GitHub Pages (for static sites or simple MD):

  1. Settings → Pages → Source: Deploy from a branch
  2. Point to /docs folder or gh-pages branch
  3. Site at https://<user>.github.io/<repo>

Phase 6: GitHub Discussions

Settings → Features → Enable Discussions.

Categories to create:

  • 💬 General (Q&A)
  • 💡 Ideas (feature requests)
  • 🙏 Q&A (help/support)

Only enable this if you want to actively participate. An empty forum is worse than no forum.


Phase 7: Community Chat

Only create a Discord server if:

  • You have 50+ active users
  • You're ready to moderate (it WILL need moderation)
  • You or someone will be present regularly

If conditions met: create server → add badge:

[![Discord](https://img.shields.io/discord/<server-id>?color=5865F2&logo=discord&logoColor=white)](https://discord.gg/<invite>)

If conditions NOT met: skip this.

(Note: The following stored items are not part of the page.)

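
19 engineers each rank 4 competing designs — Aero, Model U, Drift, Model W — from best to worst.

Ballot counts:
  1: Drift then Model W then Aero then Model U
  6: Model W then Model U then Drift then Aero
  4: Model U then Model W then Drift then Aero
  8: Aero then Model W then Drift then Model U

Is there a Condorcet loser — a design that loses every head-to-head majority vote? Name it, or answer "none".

Pairwise majorities:
Aero vs Model U: 9 to 10, Model U.
Aero vs Drift: Drift wins 11–8.
Aero vs Model W: Model W wins 11–8.
Model U vs Drift: 10 to 9, Model U.
Model U vs Model W: Model W, 15–4.
Drift vs Model W: 1 for Drift, 18 for Model W — Model W by 18–1.
Only Aero has no wins; Aero is the Condorcet loser.

Aero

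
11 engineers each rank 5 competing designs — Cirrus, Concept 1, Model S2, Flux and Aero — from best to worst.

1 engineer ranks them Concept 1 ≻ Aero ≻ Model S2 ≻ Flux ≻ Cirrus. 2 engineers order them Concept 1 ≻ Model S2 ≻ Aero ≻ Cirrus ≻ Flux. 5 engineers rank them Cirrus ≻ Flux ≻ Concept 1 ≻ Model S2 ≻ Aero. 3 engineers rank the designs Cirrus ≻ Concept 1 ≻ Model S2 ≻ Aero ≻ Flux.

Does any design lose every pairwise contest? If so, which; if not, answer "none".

Flux

Head-to-head results (11 engineers):
Cirrus vs Concept 1: Cirrus is ranked higher on 5+3 = 8 ballots, Concept 1 on 3. Cirrus wins 8–3.
Cirrus vs Model S2: 8 to 3, Cirrus.
Cirrus–Flux: Cirrus 10–1.
Cirrus vs Aero: Cirrus, 8–3.
Concept 1 vs Model S2: 11 to 0, Concept 1.
Concept 1 vs Flux: 6 to 5, Concept 1.
Concept 1 vs Aero: 1+2+5+3 = 11 for Concept 1, 0 for Aero — Concept 1 by 11–0.
Model S2 vs Flux: 6 to 5, Model S2.
Model S2 vs Aero: Model S2 preferred on 2+5+3 = 10 ballots; Model S2 wins 10–1.
Flux–Aero: Aero 6–5.
Flux loses to every other design — it is the Condorcet loser.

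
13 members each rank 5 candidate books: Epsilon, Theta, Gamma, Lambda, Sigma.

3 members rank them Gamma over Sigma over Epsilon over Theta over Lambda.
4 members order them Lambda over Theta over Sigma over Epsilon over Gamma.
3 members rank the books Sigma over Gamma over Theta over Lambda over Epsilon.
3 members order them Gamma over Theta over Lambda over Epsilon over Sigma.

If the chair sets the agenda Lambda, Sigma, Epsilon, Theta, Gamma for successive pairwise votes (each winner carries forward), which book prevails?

Gamma

Round 1: Lambda vs Sigma — 7–6, Lambda advances.
Round 2: Lambda vs Epsilon — 10–3, Lambda advances.
Round 3: Lambda vs Theta — 4–9, Theta advances.
Round 4: Theta vs Gamma — 4–9, Gamma advances.
The agenda winner is Gamma.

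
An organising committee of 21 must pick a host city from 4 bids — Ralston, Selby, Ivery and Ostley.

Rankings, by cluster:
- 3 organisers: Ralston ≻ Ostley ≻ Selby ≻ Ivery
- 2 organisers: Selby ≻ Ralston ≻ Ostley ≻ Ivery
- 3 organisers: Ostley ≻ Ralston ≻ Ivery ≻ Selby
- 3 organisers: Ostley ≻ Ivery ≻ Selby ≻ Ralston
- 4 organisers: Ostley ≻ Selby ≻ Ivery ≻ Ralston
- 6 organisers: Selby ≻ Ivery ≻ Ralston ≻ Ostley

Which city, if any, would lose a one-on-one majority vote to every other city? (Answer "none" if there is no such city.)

Pairwise majorities:
Ralston vs Selby: Ralston is ranked higher on 3+3 = 6 ballots, Selby on 15. Selby wins 15–6.
Ralston vs Ivery: Ivery wins 13–8.
Ralston vs Ostley: Ralston, 11–10.
Selby vs Ivery: Selby is ranked higher on 3+2+4+6 = 15 ballots, Ivery on 6. Selby wins 15–6.
Selby–Ostley: Ostley 13–8.
Ivery vs Ostley: Ivery preferred on 6 ballots; Ostley wins 15–6.
Each city has at least one pairwise win (Ralston beats Ostley; Selby beats Ralston; Ivery beats Ralston; Ostley beats Selby) — no Condorcet loser.

none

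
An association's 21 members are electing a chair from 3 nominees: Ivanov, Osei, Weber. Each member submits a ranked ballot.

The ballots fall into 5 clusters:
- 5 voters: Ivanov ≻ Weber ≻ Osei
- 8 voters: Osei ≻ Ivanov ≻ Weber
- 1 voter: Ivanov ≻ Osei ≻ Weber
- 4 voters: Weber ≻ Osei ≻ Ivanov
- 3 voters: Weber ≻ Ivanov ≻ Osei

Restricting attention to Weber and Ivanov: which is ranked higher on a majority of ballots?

Ballots ranking Weber above Ivanov: 4 + 3 = 7.
Ballots ranking Ivanov above Weber: 21 − 7 = 14.
Ivanov wins the head-to-head 14–7.

Ivanov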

Badge without an active community is worse than no badge.


Phase 8: README Integration & Self-Review

After setting up any platform:

  1. Add badge to README badge row
  2. Add dedicated section if major (e.g., "## 🌍 Translations")
  3. Run this checklist:
[ ] Each badge renders correctly on target platform
[ ] Each badge links to the correct page
[ ] Privacy: no API keys or secrets exposed in README
[ ] Maintenance: user has access to each platform dashboard
[ ] Consistency: badge style matches (all `style=social` or all `style=flat`)
[ ] No dead platforms: every badge links to an active service

Phase 9: User Verification

"I've set up the following platforms for your project: [list]. Please verify each one works by opening the dashboard links. Any issues?"


Platform Selection Matrix

Project Stage Suggested Platforms
Pre-release (0.x) Weblate only (if multilingual). Nothing else.
Active solo (1.x) Weblate + GitHub Sponsors + Codecov
Active team (1.x+) All assessed platforms if needed
Mature (2.x+) Full suite — but only if you have bandwidth
Archived/Stable None — just maintain existing badges

Anti-Patterns

❌ Don't ✅ Do
Suggest every platform to a solo project Use Phase 1 questions, be selective
Add Discord badge without active server Skip Discord unless you're ready to moderate
Set up Codecov without CI tests Tests first, coverage second
"Why not set up all of them?" Each = maintenance burden
Badge soup (10+ badges in README) Badge row ≤6 shields, link rest

User Interaction Rule

Use AskUserQuestion tool for ALL multiple-choice decisions. Never present A/B/C text options when structured choices exist. One question per decision, lead with a recommendation, include a brief reason.